The Problem With Hurricane Storm Categories

2 minute read

North Carolina residents might be excused for breathing a premature sigh of relief when Hurricane Florence, once a Category 4 storm, was downgraded to Category 1 before making landfall. But those numbers don’t tell the whole story–and what they leave out can have life-and-death consequences.

“Florence is an excellent example of a storm that is a lower category than it was and yet is still extremely dangerous,” Bill Lapenta, director of the National Centers for Environmental Prediction at the National Weather Service, tells TIME.

Florence especially highlighted one key shortfall of the system known as the Saffir-Simpson Hurricane Wind Scale: while it measures a hurricane’s wind speed, it doesn’t take into account the speed at which the storm itself is moving. Those are often vastly different figures. While hurricanes can produce winds that whirl as fast as a race car, the systems themselves can plod along at the pace of a person taking a stroll.
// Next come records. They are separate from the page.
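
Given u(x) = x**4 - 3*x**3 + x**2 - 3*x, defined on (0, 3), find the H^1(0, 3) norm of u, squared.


||u||_{H^1}^2 = 52209/140

The H^1 norm (squared) on an interval (0, L) is
  ||u||_{H^1}^2 = ∫_0^L u(x)^2 dx + ∫_0^L u'(x)^2 dx.
Compute u'(x) = 4*x**3 - 9*x**2 + 2*x - 3.
Then u(x)^2 = x**8 - 6*x**7 + 11*x**6 - 12*x**5 + 19*x**4 - 6*x**3 + 9*x**2 and u'(x)^2 = 16*x**6 - 72*x**5 + 97*x**4 - 60*x**3 + 58*x**2 - 12*x + 9.
Integrate each monomial from 0 to 3 using ∫_0^3 c·x^n dx = c·3^(n+1)/(n+1):
  ∫_0^3 u(x)^2 dx = ∫_0^3 (x^8 - 6*x^7 + 11*x^6 - 12*x^5 + 19*x^4 - 6*x^3 + 9*x^2) dx. Term by term:
    ∫_0^3 x^8 dx = 2187;  ∫_0^3 -6*x^7 dx = -19683/4;  ∫_0^3 11*x^6 dx = 24057/7;
    ∫_0^3 -12*x^5 dx = -1458;  ∫_0^3 19*x^4 dx = 4617/5;  ∫_0^3 -6*x^3 dx = -243/2;
    ∫_0^3 9*x^2 dx = 81.
  Sum: 2187 − 19683/4 + 24057/7 − 1458 + 4617/5 − 243/2 + 81 = 17901/140.
  ∫_0^3 u'(x)^2 dx = ∫_0^3 (16*x^6 - 72*x^5 + 97*x^4 - 60*x^3 + 58*x^2 - 12*x + 9) dx. Term by term:
    ∫_0^3 16*x^6 dx = 34992/7;  ∫_0^3 -72*x^5 dx = -8748;  ∫_0^3 97*x^4 dx = 23571/5;
    ∫_0^3 -60*x^3 dx = -1215;  ∫_0^3 58*x^2 dx = 522;  ∫_0^3 -12*x dx = -54;
    ∫_0^3 9 dx = 27.
  Sum: 34992/7 − 8748 + 23571/5 − 1215 + 522 − 54 + 27 = 8577/35.
Adding: ||u||_{H^1}^2 = 17901/140 + 8577/35 = 52209/140.


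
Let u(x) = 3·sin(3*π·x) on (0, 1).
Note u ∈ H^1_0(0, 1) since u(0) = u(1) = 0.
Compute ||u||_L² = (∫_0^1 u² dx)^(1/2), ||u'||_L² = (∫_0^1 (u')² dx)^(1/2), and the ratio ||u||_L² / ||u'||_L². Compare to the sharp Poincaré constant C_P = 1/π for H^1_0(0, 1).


||u||_L² / ||u'||_L² = 1/(3*π) < C_P = 1/π.

u(x) = 3·sin(3*π·x), so u'(x) = 9*π*cos(3*π*x).
Writing u(x) = A·sin(kπx/L) with A = 3 and k = 3, use ∫_0^L sin²(kπx/L) dx = L/2 and ∫_0^L cos²(kπx/L) dx = L/2.
u² = 9·sin²(3*π·x) and (u')² = 81*π^2·cos²(3*π·x), and each of sin², cos² integrates to L/2 = 1/2 over (0, 1).
∫_0^1 u² dx = 9/2, so ||u||_L² = 3*sqrt(2)/2.
∫_0^1 (u')² dx = 81*π^2/2, so ||u'||_L² = 9*sqrt(2)*π/2.
Ratio ||u||_L² / ||u'||_L² = 1/(3*π).
Sharp Poincaré constant on H^1_0(0, 1) is C_P = L/π = 1/π, achieved by sin(π·x).
This is the k = 3 harmonic; the ratio L/(kπ) is strictly less than C_P = L/π, consistent with the sharp inequality ||u||_L² ≤ C_P ||u'||_L².


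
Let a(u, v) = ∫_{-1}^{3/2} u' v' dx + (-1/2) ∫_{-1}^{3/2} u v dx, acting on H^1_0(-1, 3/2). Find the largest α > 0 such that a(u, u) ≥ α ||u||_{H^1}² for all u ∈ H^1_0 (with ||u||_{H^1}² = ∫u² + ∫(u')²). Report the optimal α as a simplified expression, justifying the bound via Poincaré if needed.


α = (-25 + 8*π^2)/(2*(25 + 4*π^2))

Coercivity of a(·,·) on H^1_0(-1, 3/2) means a(u, u) ≥ α ||u||_{H^1}² for every u ∈ H^1_0.
The interval has length L = 5/2, and Poincaré/coercivity depend only on L. Here a(u, u) = ∫(u')² + (-1/2)·∫u².
Here c = -1/2 < 0 with |c| < (π/L)² = 4*π^2/25, so coercivity still holds. The condition a(u,u) ≥ α||u||_{H^1}² reads (1−α)∫(u')² ≥ (α−c)∫u². Any admissible α is ≤ 1 (rapidly oscillating u have ∫u²/∫(u')² → 0), and α = 1 would force 0 ≥ (1−c)∫u², impossible since c < 1; so 1−α > 0. By the sharp Poincaré inequality on H^1_0 of an interval of length L, ∫(u')² ≥ (π/L)²∫u² with equality for the first sine mode sin(π(x−x₀)/L) (x₀ the left endpoint), so the inequality holds for all u iff (1−α)(π/L)² ≥ α − c, i.e. α ≤ ((π/L)² + c)/((π/L)² + 1) = (1 + c(L/π)²)/(1 + (L/π)²). (Direct route, valid since c ≤ 0: Poincaré gives c∫u² ≥ c(L/π)²∫(u')², so a(u,u) ≥ (1 + c(L/π)²)∫(u')², while ||u||_{H^1}² ≤ (1 + (L/π)²)∫(u')²; dividing yields the same α.) With (π/L)² = 4*π^2/25 and c = -1/2, the largest admissible constant is α = ((π/L)² + c)/((π/L)² + 1).
Simplifying, α = (-25 + 8*π^2)/(2*(25 + 4*π^2)).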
Slower storms can dump biblical amounts of rain in a more limited area over longer periods of time. That increases the risk for those in its path. Other threats, like storm surge, aren’t measured by a hurricane’s category either.
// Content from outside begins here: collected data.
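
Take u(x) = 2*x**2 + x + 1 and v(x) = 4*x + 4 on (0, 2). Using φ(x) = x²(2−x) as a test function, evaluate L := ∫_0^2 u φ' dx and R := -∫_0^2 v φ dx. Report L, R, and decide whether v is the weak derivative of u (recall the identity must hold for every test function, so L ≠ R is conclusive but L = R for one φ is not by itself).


LHS = -116/15, RHS = -176/15. No, v is not the weak derivative of u.

u(x) = 2*x**2 + x + 1, classical derivative u'(x) = 4*x + 1.
φ(x) = x²(2−x), so φ'(x) = x*(4 - 3*x).
Note φ(0) = φ(2) = 0, so the boundary term u·φ vanishes.
LHS = ∫_0^2 u(x) φ'(x) dx = ∫_0^2 (-6*x^4 + 5*x^3 + x^2 + 4*x) dx. Term by term:
  ∫_0^2 -6*x^4 dx = -192/5;  ∫_0^2 5*x^3 dx = 20;  ∫_0^2 x^2 dx = 8/3;
  ∫_0^2 4*x dx = 8.
Sum: -192/5 + 20 + 8/3 + 8 = -116/15.
So LHS = -116/15.
∫_0^2 v(x) φ(x) dx = ∫_0^2 (-4*x^4 + 4*x^3 + 8*x^2) dx. Term by term:
  ∫_0^2 -4*x^4 dx = -128/5;  ∫_0^2 4*x^3 dx = 16;  ∫_0^2 8*x^2 dx = 64/3.
Sum: -128/5 + 16 + 64/3 = 176/15.
So RHS = -∫_0^2 v(x) φ(x) dx = -176/15.
LHS − RHS = 4 ≠ 0, so the identity fails.
(For a valid weak derivative the identity must hold for EVERY test function, in particular this one. The failure shows v is NOT the weak derivative of u.)
Correct weak derivative would be u'(x) = 4*x + 1.


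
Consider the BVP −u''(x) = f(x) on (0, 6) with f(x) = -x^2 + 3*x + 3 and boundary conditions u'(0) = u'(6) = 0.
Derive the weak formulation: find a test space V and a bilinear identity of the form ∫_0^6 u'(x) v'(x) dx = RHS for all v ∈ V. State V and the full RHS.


V = H^1(0, 6) (no boundary constraint on v; u is determined up to an additive constant); weak form: ∫_0^6 u'v' dx = ∫_0^6 (-x^2 + 3*x + 3) v dx for all v ∈ V.

Multiply both sides by a test function v and integrate from 0 to 6:
  ∫_0^6 −u''(x) v(x) dx = ∫_0^6 f(x) v(x) dx.
Integrate the LHS by parts once:
  ∫_0^6 −u'' v dx = −[u'(x) v(x)]_0^6 + ∫_0^6 u'(x) v'(x) dx.
Thus ∫_0^6 u'(x) v'(x) dx = ∫_0^6 f(x) v(x) dx + [u'(x) v(x)]_0^6.
Choose V so that boundary terms are either known or forced to vanish.
u has homogeneous Neumann: u'(0) = u'(6) = 0. So [u' v]_0^6 = 0·v(6) − 0·v(0) = 0 for any v; take V = H^1(0, 6).
Weak formulation: find u (satisfying any essential BC) such that ∫_0^6 u'(x) v'(x) dx = ∫_0^6 f v dx for all v ∈ V (homogeneous Neumann, so boundary terms vanish).
Substituting f(x) = -x^2 + 3*x + 3, the right-hand side is ∫_0^6 (-x^2 + 3*x + 3) v dx.
Compatibility check (pure Neumann): taking v ≡ 1 ∈ V gives 0 = ∫_0^6 f dx + (0) − (0), i.e. ∫_0^6 f dx must equal u'(0) − u'(6) = 0. Indeed ∫_0^6 (-x^2 + 3*x + 3) dx = 0, so the data are compatible. The solution is then unique only up to an additive constant (fix it e.g. by requiring ∫_0^6 u dx = 0).


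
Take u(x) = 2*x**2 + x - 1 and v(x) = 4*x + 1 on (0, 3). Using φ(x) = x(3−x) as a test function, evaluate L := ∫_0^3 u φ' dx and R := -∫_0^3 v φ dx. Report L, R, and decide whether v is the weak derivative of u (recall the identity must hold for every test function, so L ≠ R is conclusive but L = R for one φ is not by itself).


LHS = -63/2, RHS = -63/2. Yes, v = u' weakly.

u(x) = 2*x**2 + x - 1, classical derivative u'(x) = 4*x + 1.
φ(x) = x(3−x), so φ'(x) = 3 - 2*x.
Note φ(0) = φ(3) = 0, so the boundary term u·φ vanishes.
LHS = ∫_0^3 u(x) φ'(x) dx = ∫_0^3 (-4*x^3 + 4*x^2 + 5*x - 3) dx. Term by term:
  ∫_0^3 -4*x^3 dx = -81;  ∫_0^3 4*x^2 dx = 36;  ∫_0^3 5*x dx = 45/2;
  ∫_0^3 -3 dx = -9.
Sum: -81 + 36 + 45/2 − 9 = -63/2.
So LHS = -63/2.
∫_0^3 v(x) φ(x) dx = ∫_0^3 (-4*x^3 + 11*x^2 + 3*x) dx. Term by term:
  ∫_0^3 -4*x^3 dx = -81;  ∫_0^3 11*x^2 dx = 99;  ∫_0^3 3*x dx = 27/2.
Sum: -81 + 99 + 27/2 = 63/2.
So RHS = -∫_0^3 v(x) φ(x) dx = -63/2.
LHS = RHS, so the identity holds for this test φ.
Moreover u is smooth here and v(x) = u'(x) = 4*x + 1 pointwise, so the identity holds for every test function. Hence v is the weak derivative of u.


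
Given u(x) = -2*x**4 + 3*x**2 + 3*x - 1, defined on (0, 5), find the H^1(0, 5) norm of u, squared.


||u||_{H^1}^2 = 171693925/126

The H^1 norm (squared) on an interval (0, L) is
  ||u||_{H^1}^2 = ∫_0^L u(x)^2 dx + ∫_0^L u'(x)^2 dx.
Compute u'(x) = -8*x**3 + 6*x + 3.
Then u(x)^2 = 4*x**8 - 12*x**6 - 12*x**5 + 13*x**4 + 18*x**3 + 3*x**2 - 6*x + 1 and u'(x)^2 = 64*x**6 - 96*x**4 - 48*x**3 + 36*x**2 + 36*x + 9.
Integrate each monomial from 0 to 5 using ∫_0^5 c·x^n dx = c·5^(n+1)/(n+1):
  ∫_0^5 u(x)^2 dx = ∫_0^5 (4*x^8 - 12*x^6 - 12*x^5 + 13*x^4 + 18*x^3 + 3*x^2 - 6*x + 1) dx. Term by term:
    ∫_0^5 4*x^8 dx = 7812500/9;  ∫_0^5 -12*x^6 dx = -937500/7;  ∫_0^5 -12*x^5 dx = -31250;
    ∫_0^5 13*x^4 dx = 8125;  ∫_0^5 18*x^3 dx = 5625/2;  ∫_0^5 3*x^2 dx = 125;
    ∫_0^5 -6*x dx = -75;  ∫_0^5 1 dx = 5.
  Sum: 7812500/9 − 937500/7 − 31250 + 8125 + 5625/2 + 125 − 75 + 5 = 89947555/126.
  ∫_0^5 u'(x)^2 dx = ∫_0^5 (64*x^6 - 96*x^4 - 48*x^3 + 36*x^2 + 36*x + 9) dx. Term by term:
    ∫_0^5 64*x^6 dx = 5000000/7;  ∫_0^5 -96*x^4 dx = -60000;  ∫_0^5 -48*x^3 dx = -7500;
    ∫_0^5 36*x^2 dx = 1500;  ∫_0^5 36*x dx = 450;  ∫_0^5 9 dx = 45.
  Sum: 5000000/7 − 60000 − 7500 + 1500 + 450 + 45 = 4541465/7.
Adding: ||u||_{H^1}^2 = 89947555/126 + 4541465/7 = 171693925/126.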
Nevertheless, hurricane categories have become a convenient shorthand for those looking to understand a storm. When one gets downgraded right before making landfall, some people may wrongly interpret that as a sign of a lessened threat, leading them to make ill-informed decisions about whether to evacuate.

In recent years, the National Weather Service has developed more-precise ways to communicate a hurricane’s threat. But it also falls to meteorologists and politicians to pound home the idea that a storm can be dangerous at any point on the scale. In the days before Florence hit, North Carolina Governor Roy Cooper showed one way to do so: “My message is clear,” he said at a press briefing. “Disaster is at the doorstep and is coming in.”